Hereditary Spherocytosis investigations:
Patients have anemia of varying degrees and moderate (5-20%) reticulocytosis. Because of the loss of cell membrane, the mean corpuscular hemoglobin concentration increases. Characteristic spherocytes can be seen on peripheral smear.
Patients can also have pseudohyperkalemia.
Other diseases in which spherocytes can be seen:
- G6PD deficiency
- Hb H disease
- Autoimmune hemolytic anemia
- Mechanical hemolytic anemia or microangiopathic hemolytic anemia as well as sepsis especially clostridial sepsis.
Specific diagnostic tests include:
- Osmotic fragility test:
the concept of osmotic fragility is as if you are blowing a balloon. A small balloon will burst after minimal air is blown into it while a large balloon does not burst if the same amount of air is blown into it.
Similarly, normal cells have a large surface area than the red cells in HS. Thus, if red cells of a patient with hereditary spherocytosis are put in a hypotonic fluid, they will easily burst. Osmotic fragility has a sensitivity of 60 -85% in diagnosing Hereditary spherocytosis.
- Many other tests have been developed to diagnose the condition accurately. These include cryo-hemolysis, ektacytometry, acidified glycerol test, and flow cytometry.
Hereditary spherocytosis treatment:
Folic Acid supplements:
All patients with hereditary spherocytosis should be on lifelong folic acid. Folic acid prevents megaloblastic anemia in patients with hereditary spherocytosis.
Red cell transfusions:
Patients with anemia especially a hemoglobin of less than 8 gm/dl or those with a Hemoglobin of less than 10 gm/dl who are symptomatic require Red cell concentrate.

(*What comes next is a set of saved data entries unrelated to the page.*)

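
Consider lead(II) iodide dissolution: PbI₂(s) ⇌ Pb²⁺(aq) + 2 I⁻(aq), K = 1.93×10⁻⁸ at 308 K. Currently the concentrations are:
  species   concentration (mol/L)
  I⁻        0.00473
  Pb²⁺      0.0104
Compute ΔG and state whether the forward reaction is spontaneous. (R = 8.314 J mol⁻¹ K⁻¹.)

ΔG = 6.38 kJ/mol; the forward reaction is non-spontaneous

(PbI₂ is a pure solid — omitted from Q.)
Q = [Pb²⁺]·[I⁻]² = (0.0104)·(0.00473)² = 2.33×10⁻⁷
ΔG = RT ln(Q/K) = (8.314 J mol⁻¹ K⁻¹)(308 K) × ln(2.33×10⁻⁷/1.93×10⁻⁸)
   = (2.561 kJ/mol)(2.491) = 6.38 kJ/mol
ΔG > 0, so the forward reaction is non-spontaneous (proceeds in reverse).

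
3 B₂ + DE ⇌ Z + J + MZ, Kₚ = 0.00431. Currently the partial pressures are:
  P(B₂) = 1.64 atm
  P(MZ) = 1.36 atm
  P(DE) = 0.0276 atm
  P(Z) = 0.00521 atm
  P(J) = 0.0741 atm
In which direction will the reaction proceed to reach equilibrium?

Qₚ = P(Z)·P(J)·P(MZ) / (P(B₂)³·P(DE)) = (0.00521)·(0.0741)·(1.36) / ((1.64)³·(0.0276)) = 0.00431
Qₚ = 0.00431 = Kₚ, so the system is already at equilibrium.

no net change (already at equilibrium)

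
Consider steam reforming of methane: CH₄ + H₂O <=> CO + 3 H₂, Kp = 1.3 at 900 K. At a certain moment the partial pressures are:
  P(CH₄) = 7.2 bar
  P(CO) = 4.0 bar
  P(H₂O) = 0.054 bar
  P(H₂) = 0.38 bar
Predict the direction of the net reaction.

Qp = P(CO)·P(H₂)³ / (P(CH₄)·P(H₂O)) = (4.0)·(0.38)³ / ((7.2)·(0.054)) = 0.56
Qp = 0.56 < Kp = 1.3, so the forward reaction proceeds.

toward products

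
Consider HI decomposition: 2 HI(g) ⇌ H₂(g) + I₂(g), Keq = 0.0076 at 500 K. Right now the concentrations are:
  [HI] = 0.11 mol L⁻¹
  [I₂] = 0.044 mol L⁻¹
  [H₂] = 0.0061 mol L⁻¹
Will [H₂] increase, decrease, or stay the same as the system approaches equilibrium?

decrease

Q = [H₂]·[I₂] / [HI]² = (0.0061)·(0.044) / (0.11)² = 0.022
Q = 0.022 > Keq = 0.0076: net reverse reaction.
H₂ is a product, so it decreases.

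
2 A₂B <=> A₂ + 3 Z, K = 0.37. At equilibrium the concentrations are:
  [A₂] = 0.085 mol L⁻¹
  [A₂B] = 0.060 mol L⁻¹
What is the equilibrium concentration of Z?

[Z] = 0.25 mol L⁻¹

At equilibrium, K = [A₂]·[Z]³ / [A₂B]² = 0.37.
(0.085)·([Z])³ / (0.060)² = 0.37
[Z]³ = 0.0157 ⇒ [Z] = 0.25 mol L⁻¹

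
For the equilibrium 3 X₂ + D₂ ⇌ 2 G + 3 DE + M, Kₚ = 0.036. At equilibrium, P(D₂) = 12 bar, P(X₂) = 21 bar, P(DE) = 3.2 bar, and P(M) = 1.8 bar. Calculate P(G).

At equilibrium, Kₚ = P(G)²·P(DE)³·P(M) / (P(X₂)³·P(D₂)) = 0.036.
(P(G))²·(3.2)³·(1.8) / ((21)³·(12)) = 0.036
P(G)² = 67.8 ⇒ P(G) = 8.2 bar

P(G) = 8.2 bar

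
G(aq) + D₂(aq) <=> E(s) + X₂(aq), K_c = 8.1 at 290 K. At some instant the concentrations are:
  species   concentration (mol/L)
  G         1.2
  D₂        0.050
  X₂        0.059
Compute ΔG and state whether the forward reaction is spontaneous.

(E is a pure solid — omitted from Q_c.)
Q_c = [X₂] / ([G]·[D₂]) = (0.059) / ((1.2)·(0.050)) = 0.983
ΔG = RT ln(Q_c/K_c) = (8.314 J mol⁻¹ K⁻¹)(290 K) × ln(0.983/8.1)
   = (2.411 kJ/mol)(-2.109) = -5.08 kJ/mol
ΔG < 0, so the forward reaction is spontaneous (proceeds forward).

ΔG = -5.08 kJ/mol; the forward reaction is spontaneous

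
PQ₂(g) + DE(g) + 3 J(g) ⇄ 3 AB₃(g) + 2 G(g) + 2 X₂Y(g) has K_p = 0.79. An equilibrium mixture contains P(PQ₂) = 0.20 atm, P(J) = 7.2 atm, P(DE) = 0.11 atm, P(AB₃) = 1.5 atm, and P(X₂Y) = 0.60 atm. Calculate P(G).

P(G) = 2.3 atm

At equilibrium, K_p = P(AB₃)³·P(G)²·P(X₂Y)² / (P(PQ₂)·P(DE)·P(J)³) = 0.79.
(1.5)³·(P(G))²·(0.60)² / ((0.20)·(0.11)·(7.2)³) = 0.79
P(G)² = 5.34 ⇒ P(G) = 2.3 atm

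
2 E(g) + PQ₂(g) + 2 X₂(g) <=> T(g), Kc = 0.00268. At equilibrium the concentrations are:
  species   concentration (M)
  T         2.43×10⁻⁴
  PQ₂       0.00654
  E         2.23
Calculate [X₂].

At equilibrium, Kc = [T] / ([E]²·[PQ₂]·[X₂]²) = 0.00268.
(2.43×10⁻⁴) / ((2.23)²·(0.00654)·([X₂])²) = 0.00268
[X₂]² = 2.79 ⇒ [X₂] = 1.67 M

[X₂] = 1.67 M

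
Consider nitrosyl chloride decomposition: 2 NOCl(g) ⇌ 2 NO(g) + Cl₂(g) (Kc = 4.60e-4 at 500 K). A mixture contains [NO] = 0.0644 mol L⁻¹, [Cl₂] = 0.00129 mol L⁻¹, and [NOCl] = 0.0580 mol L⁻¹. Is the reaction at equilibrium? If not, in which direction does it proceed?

Qc = [NO]²·[Cl₂] / [NOCl]² = (0.0644)²·(0.00129) / (0.0580)² = 0.00159
Qc = 0.00159 > Kc = 4.60e-4, so the reverse reaction proceeds.

to the left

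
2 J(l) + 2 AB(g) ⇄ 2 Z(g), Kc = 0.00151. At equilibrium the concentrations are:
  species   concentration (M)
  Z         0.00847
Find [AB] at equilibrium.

[AB] = 0.218 M

(J is a pure liquid — omitted from Kc.)
At equilibrium, Kc = [Z]² / [AB]² = 0.00151.
(0.00847)² / ([AB])² = 0.00151
[AB]² = 0.0475 ⇒ [AB] = 0.218 M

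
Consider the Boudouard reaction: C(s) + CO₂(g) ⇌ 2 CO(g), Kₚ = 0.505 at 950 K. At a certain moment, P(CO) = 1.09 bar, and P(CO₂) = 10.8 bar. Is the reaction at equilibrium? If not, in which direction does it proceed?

forward (toward products)

(C is a pure solid — omitted from Qₚ.)
Qₚ = P(CO)² / P(CO₂) = (1.09)² / (10.8) = 0.110
Qₚ = 0.110 < Kₚ = 0.505, so the forward reaction proceeds.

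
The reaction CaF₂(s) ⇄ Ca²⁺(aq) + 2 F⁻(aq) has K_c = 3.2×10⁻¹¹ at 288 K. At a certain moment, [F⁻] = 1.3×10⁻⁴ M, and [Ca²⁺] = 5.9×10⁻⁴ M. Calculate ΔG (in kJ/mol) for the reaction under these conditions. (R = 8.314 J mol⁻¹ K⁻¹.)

(CaF₂ is a pure solid — omitted from Q_c.)
Q_c = [Ca²⁺]·[F⁻]² = (5.9×10⁻⁴)·(1.3×10⁻⁴)² = 9.97×10⁻¹²
ΔG = RT ln(Q_c/K_c) = (8.314 J mol⁻¹ K⁻¹)(288 K) × ln(9.97×10⁻¹²/3.2×10⁻¹¹)
   = (2.394 kJ/mol)(-1.166) = -2.79 kJ/mol
ΔG < 0, so the forward reaction is spontaneous (proceeds forward).

ΔG = -2.79 kJ/mol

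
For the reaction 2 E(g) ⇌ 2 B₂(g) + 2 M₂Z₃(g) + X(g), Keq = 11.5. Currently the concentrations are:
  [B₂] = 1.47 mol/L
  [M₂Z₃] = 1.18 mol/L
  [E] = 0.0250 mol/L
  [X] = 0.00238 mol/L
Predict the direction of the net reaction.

Q = [B₂]²·[M₂Z₃]²·[X] / [E]² = (1.47)²·(1.18)²·(0.00238) / (0.0250)² = 11.5
Q = 11.5 = Keq, so the system is already at equilibrium.

at equilibrium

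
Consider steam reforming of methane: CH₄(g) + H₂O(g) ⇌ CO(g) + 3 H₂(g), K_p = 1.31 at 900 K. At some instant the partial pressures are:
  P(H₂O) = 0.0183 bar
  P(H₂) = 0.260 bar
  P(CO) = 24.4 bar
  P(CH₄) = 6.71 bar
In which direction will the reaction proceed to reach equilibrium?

to the left

Q_p = P(CO)·P(H₂)³ / (P(CH₄)·P(H₂O)) = (24.4)·(0.260)³ / ((6.71)·(0.0183)) = 3.49
Q_p = 3.49 > K_p = 1.31, so the reverse reaction proceeds.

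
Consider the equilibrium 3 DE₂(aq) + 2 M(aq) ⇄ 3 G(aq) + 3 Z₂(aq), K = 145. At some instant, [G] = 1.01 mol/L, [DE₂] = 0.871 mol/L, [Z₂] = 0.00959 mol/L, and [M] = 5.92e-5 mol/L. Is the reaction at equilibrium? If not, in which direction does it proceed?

Q = [G]³·[Z₂]³ / ([DE₂]³·[M]²) = (1.01)³·(0.00959)³ / ((0.871)³·(5.92e-5)²) = 392
Q = 392 > K = 145, so the reverse reaction proceeds.

in the reverse direction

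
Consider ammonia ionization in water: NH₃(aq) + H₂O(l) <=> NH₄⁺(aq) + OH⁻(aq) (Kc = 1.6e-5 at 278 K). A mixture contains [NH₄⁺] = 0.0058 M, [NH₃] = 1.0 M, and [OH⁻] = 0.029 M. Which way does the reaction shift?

to the left

(H₂O is a pure liquid — omitted from Qc.)
Qc = [NH₄⁺]·[OH⁻] / [NH₃] = (0.0058)·(0.029) / (1.0) = 1.7e-4
Qc = 1.7e-4 > Kc = 1.6e-5, so the reverse reaction proceeds.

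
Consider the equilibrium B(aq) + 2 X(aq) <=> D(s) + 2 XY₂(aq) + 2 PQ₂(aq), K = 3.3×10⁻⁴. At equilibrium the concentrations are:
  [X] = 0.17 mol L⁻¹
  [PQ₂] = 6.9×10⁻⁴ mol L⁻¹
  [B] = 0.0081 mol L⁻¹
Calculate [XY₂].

[XY₂] = 0.40 mol L⁻¹

(D is a pure solid — omitted from K.)
At equilibrium, K = [XY₂]²·[PQ₂]² / ([B]·[X]²) = 3.3×10⁻⁴.
([XY₂])²·(6.9×10⁻⁴)² / ((0.0081)·(0.17)²) = 3.3×10⁻⁴
[XY₂]² = 0.162 ⇒ [XY₂] = 0.40 mol L⁻¹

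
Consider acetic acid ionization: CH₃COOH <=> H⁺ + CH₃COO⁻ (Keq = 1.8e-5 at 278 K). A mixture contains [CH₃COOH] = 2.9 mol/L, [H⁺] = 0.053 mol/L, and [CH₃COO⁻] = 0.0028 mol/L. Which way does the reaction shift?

Q = [H⁺]·[CH₃COO⁻] / [CH₃COOH] = (0.053)·(0.0028) / (2.9) = 5.1e-5
Q = 5.1e-5 > Keq = 1.8e-5, so the reverse reaction proceeds.

to the left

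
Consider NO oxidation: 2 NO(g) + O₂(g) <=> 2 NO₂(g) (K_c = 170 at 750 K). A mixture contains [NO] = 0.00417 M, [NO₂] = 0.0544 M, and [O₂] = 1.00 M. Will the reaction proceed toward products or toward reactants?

Q_c = [NO₂]² / ([NO]²·[O₂]) = (0.0544)² / ((0.00417)²·(1.00)) = 170
Q_c = 170 = K_c, so the system is already at equilibrium.

neither direction; the system is at equilibrium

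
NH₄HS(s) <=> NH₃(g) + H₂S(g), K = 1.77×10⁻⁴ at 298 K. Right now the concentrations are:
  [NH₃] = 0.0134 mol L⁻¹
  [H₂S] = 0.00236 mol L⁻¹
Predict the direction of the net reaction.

toward products

(NH₄HS is a pure solid — omitted from Q.)
Q = [NH₃]·[H₂S] = (0.0134)·(0.00236) = 3.16×10⁻⁵
Q = 3.16×10⁻⁵ < K = 1.77×10⁻⁴, so the forward reaction proceeds.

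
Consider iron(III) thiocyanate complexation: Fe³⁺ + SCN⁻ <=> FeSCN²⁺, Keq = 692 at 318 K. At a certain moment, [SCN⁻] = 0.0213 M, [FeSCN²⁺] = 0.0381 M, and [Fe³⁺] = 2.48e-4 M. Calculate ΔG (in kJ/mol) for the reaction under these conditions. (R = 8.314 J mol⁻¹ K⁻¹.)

ΔG = 6.20 kJ/mol

Q = [FeSCN²⁺] / ([Fe³⁺]·[SCN⁻]) = (0.0381) / ((2.48e-4)·(0.0213)) = 7210
ΔG = RT ln(Q/Keq) = (8.314 J mol⁻¹ K⁻¹)(318 K) × ln(7210/692)
   = (2.644 kJ/mol)(2.344) = 6.20 kJ/mol
ΔG > 0, so the forward reaction is non-spontaneous (proceeds in reverse).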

Other patients who should be treated with transfusion support earlier include those with heart diseases, kidney diseases, infections, and other comorbid conditions.
Hematopoietic stem cell transplantation has been successful in some cases.
Splenectomy is usually curative except in the autosomal recessive forms. In children, splenectomy should be deferred till the age of six years since the risks of infections are high.
Henceforth, all patients should be vaccinated especially against the encapsulated organisms at least six weeks before (or two weeks after) splenectomy. These vaccinations include:
- Pneumococcal vaccine
- Meningococcal vaccine
- Hemophilus influenza vaccination
Splenectomy should also be deferred in patients with mild disease (hemoglobin of more than 11 gm/dl).
Where expertise is available, laparoscopic splenectomy is a preferred procedure.
Can splenectomy fail to control the disease?
Other than the autosomal recessive disease, other factors may lead to ongoing hemolysis. These include:
- an accessory spleen,
- accidental autotransplantation of splenic tissue into the peritoneum during surgery also called as splenosis.
- Another hemolytic disorder
Failure to observe Howell-Jolly bodies on a peripheral smear may indicate the presence of functional splenic activity.
What changes are expected in a patient who has undergone splenectomy?
- Hemoglobin should increase
- Reticulocyte counts should drop
- Howell-Jolly bodies and target cells may be seen in the peripheral smear
- Leukocytosis and thrombocytosis is expected
Furthermore, patients can die of fatal sepsis caused by encapsulated organisms if not treated promptly.